While it sounded to me like the words of a nihilist, she defended it with Christian faith. Her body meant nothing to her. They could have her body; they could treat her like a marionette, but they could not take her soul.

About a month or so later, she was date raped.

There was no soaring spirit left.

She became hard to talk to, distant and spiraled out of control for the next two years. She finally told me why she had lashed out at me in that time. By then, the damage was done and her life had been reduced to one question: “How have I lost the last two years?”

And I don’t think a good portion of this campus truly understands what an attack like that does to someone. I don’t know either, but I’ve had at least four close friends in my life raped. And all I can do is describe what I see in their faces — an absence of self.

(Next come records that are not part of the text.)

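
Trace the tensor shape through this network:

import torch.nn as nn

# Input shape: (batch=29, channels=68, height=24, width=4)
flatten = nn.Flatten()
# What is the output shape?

Input shape: (29, 68, 24, 4)
Output shape: (29, 6528)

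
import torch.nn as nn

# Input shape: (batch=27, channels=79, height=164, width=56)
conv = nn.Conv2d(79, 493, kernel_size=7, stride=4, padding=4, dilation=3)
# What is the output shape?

Input shape: (27, 79, 164, 56)
Output shape: (27, 493, 39, 12)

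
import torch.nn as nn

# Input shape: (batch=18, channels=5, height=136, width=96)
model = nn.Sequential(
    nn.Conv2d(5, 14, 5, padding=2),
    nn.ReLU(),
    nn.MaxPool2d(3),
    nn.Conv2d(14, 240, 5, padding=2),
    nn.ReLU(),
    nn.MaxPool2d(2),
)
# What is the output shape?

Input shape: (18, 5, 136, 96)
  -> after first Conv2d: (18, 14, 136, 96)
  -> after first MaxPool2d: (18, 14, 45, 32)
  -> after second Conv2d: (18, 240, 45, 32)
Output shape: (18, 240, 22, 16)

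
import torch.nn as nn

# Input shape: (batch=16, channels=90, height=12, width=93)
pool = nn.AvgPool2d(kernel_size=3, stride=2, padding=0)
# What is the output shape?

Input shape: (16, 90, 12, 93)
Output shape: (16, 90, 5, 46)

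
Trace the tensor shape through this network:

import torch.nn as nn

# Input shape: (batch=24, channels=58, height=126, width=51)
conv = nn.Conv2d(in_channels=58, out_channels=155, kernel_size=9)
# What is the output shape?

Input shape: (24, 58, 126, 51)
Output shape: (24, 155, 118, 43)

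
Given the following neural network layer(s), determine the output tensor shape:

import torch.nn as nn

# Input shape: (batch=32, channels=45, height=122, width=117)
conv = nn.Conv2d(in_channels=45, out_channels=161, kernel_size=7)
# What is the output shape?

Input shape: (32, 45, 122, 117)
Output shape: (32, 161, 116, 111)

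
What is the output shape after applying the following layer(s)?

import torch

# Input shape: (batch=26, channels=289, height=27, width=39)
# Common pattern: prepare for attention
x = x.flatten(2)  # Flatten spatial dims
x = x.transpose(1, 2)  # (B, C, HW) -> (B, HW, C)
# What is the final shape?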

It’s not just that their body has been violated or their dignity has been stripped of them — it’s that many victims believe they’ve lost their free will. In some cases they’ve lost their motivation to live. And when that happens, justice isn’t immediately on their minds. In fact, what may exist is sometimes no less than complete emotional paralysis. And when that happens, reporting a crime is extremely low on the list of priorities.

Now I’m not so gullible as to believe every claim of rape is the truth. I’m not asking you to believe Sigma Chi brothers are rapists. In fact, I’d rather we didn’t go searching for frat boys to lynch. I’m asking you to let the evidence prove who’s guilty and who’s innocent. Cases of sexual assault and rape have the potential to mangle the lives and psyches of everyone involved. If we start pointing fingers, the suspects we end up with could have their lives ruined immediately, regardless of whether they committed a crime or not.

But what I am asking is this — in the case of this alleged rape, understand it takes a monumental amount of courage for this girl to step forward and take back her life, especially in front of a college audience of 15,000. The police will verify her claims, UW will act appropriately, and we’ll hopefully get to the truth in this matter.

But we need to reach out to her and let her know her decision to step forward was the right one. If we discover this was all a ruse later on, then you can condemn her. But if we do that now, when she may indeed be telling the truth, then we have done far more damage to her as a community than the alleged perpetrators ever could.

Jason Smathers ([email protected]) is a senior majoring in journalism and history.